Evangelical commitment does not merely translate to exhortation. It also often results in profound self-examination. The pixilated, round-the-clock bombast of jeremiadists often overshadow this characteristic of evangelicalism, but it is a serious facet of evangelical piety. Evangelicals are compelled to understand their own brokenness, their own complicity in the wrongs they perceive in the “external” world, their own need for redemption, their own potential for offering redemption. True, there are evangelicals who either do little self-examination or who predicate their examination upon fraudulent dichotomies; evangelical soul-searching can become a Manichean project of escape from either the material world or society or both—a simple matter of figuring out how to be “in the world but not of it,” how to hole up like the great Carmelite poet, recusing oneself alone from involvement in the hellish world of other people.
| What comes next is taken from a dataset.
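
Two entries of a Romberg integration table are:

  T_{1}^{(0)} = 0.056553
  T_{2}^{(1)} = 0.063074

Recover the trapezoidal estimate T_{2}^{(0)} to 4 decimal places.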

But I do not find, on the whole, that evangelicals are prone to unaffected removal from the world. Their world-loving God calls loudly. Especially among Reformed evangelicals who claim the likes of Jonathan Edwards as their theocultural heritage, I find a great deal of intense, honest, and communal introspection—a passionate and persistent ambivalence toward the self that is of a piece with their passionate and persistent ambivalence toward their world. If through their self-examination evangelicals maintain hope for personal transformation (without which there is mute despair) and hope for the world’s transformation (without which there is self-righteous apathy), the ambivalence is productive: the beginning of all transformations.

I return to Glück, this time on the poet’s motivation and mood: “When the force and misery of compulsion are missing, when the scar is missing; the ambivalence which seeks, in the self, responsibility [. . .] when ambivalence toward the self is missing, the written recreation, no matter how artful, forfeits emotional authority.”[2] I believe evangelicals might be predisposed uniquely toward these blessings and curses of temperament. It makes many of them anxious, somewhat neurotic people (hardly a disqualifier for membership in poetry guilds). It is hard to imagine a literary community that would not benefit from having such tormented, loving people of faith as fellow citizens. We need writers so passionately committed, writers who have something urgent and important to communicate. The world groans for their transformation.

[1] Quoted in The Poet’s View, DVD, directed by Mel Stuart (New York: Academy of American Poets, 1993).

[2] Glück, “The Forbidden,” in Proofs and Theories: Essays on Poetry, 54.